If so, maybe it’s time to look at the other Afghan surge: its population growth. It’s been seven years now since George W. Bush committed American troops to Afghanistan. Since then, Afghanistan’s population has jumped by 22 percent

Under current projections, its population will be twice as large in 2026 as it was in 2001. That’s because the average Afghan woman has almost seven children, one of the highest fertility rates in the world. As a consequence, Afghanistan has exceptionally high infant and maternal mortality rates, and the growth of more than half of the children under the age of five is stunted by malnutrition.

Today in Badakhshan, Afghanistan, for every 100,000 births, 6,500 young mothers die. This is a world record, unrivalled anywhere. In other parts of Afghanistan, too, the rates of maternal mortality continue to be among the highest in the world.
Daily Times, November 02, 2008

Forty-five percent of the Afghan population is under the age of 15. One-third of Afghan children — including 70 percent of girls — are not attending school.
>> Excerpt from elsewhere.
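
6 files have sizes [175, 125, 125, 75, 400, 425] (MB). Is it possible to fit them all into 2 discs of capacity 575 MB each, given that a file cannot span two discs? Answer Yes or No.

Total = 1325 MB; ⌈1325/575⌉ = 3.
At least 3 discs are required, but only 2 are allowed.

No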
As a result, two out of five adult males are illiterate.

In the dry and rocky soil of Afghanistan, it’s hard to grow crops. Every year, the UN helps to feeds 4-5 million Afghans, but it’s not enough. Unable to grow enough food to feed themselves, many Afghan farmers get their food the only way they know how: they grow and sell poppy for cash.

Population growth doesn’t bode well for the future of Afghan stability. If history and demography are accurate indicators, many of the young children who beg in the streets of Kabul today will begin bearing children in less than a decade and, if things go poorly, their children may one day be bearing arms for the Taliban.

If 68,000 U.S and foreign troops have difficulty securing Afghanistan today, policy makers should be asking themselves, how difficult will it be to stabilize the country when it has twice that number of people? Afghanistan is not the only unstable country. There are more than a dozen failing states caught in a spiral of rising population and grinding poverty. Since the turn of the millennium, Pakistan’s population has climbed by almost 27 million, an increase of nearly 20 percent.

Last year, Gen Hayden, the director of the CIA, warned that rapid population growth “in poor, fragile states” is a major threat to global security and “will create a situation that will likely fuel instability and extremism—not just in those areas, but beyond them as well”.

One of the major reasons that many countries still struggle with extreme poverty is rapid population growth. Women in many poor countries today still lack knowledge of, and access to, modern methods of contraception, and that often means that many of their children will be malnourished, unable to attend school, and condemned to a life of poverty.

Citing a decline in the real-dollar level of U.S. support for international family planning assistance since 1994, five former directors of USAID’s family assistance program recently urged Congress to more than double the existing level of U.S. aid.

Such assistance would be far less costly than fighting a prolonged war.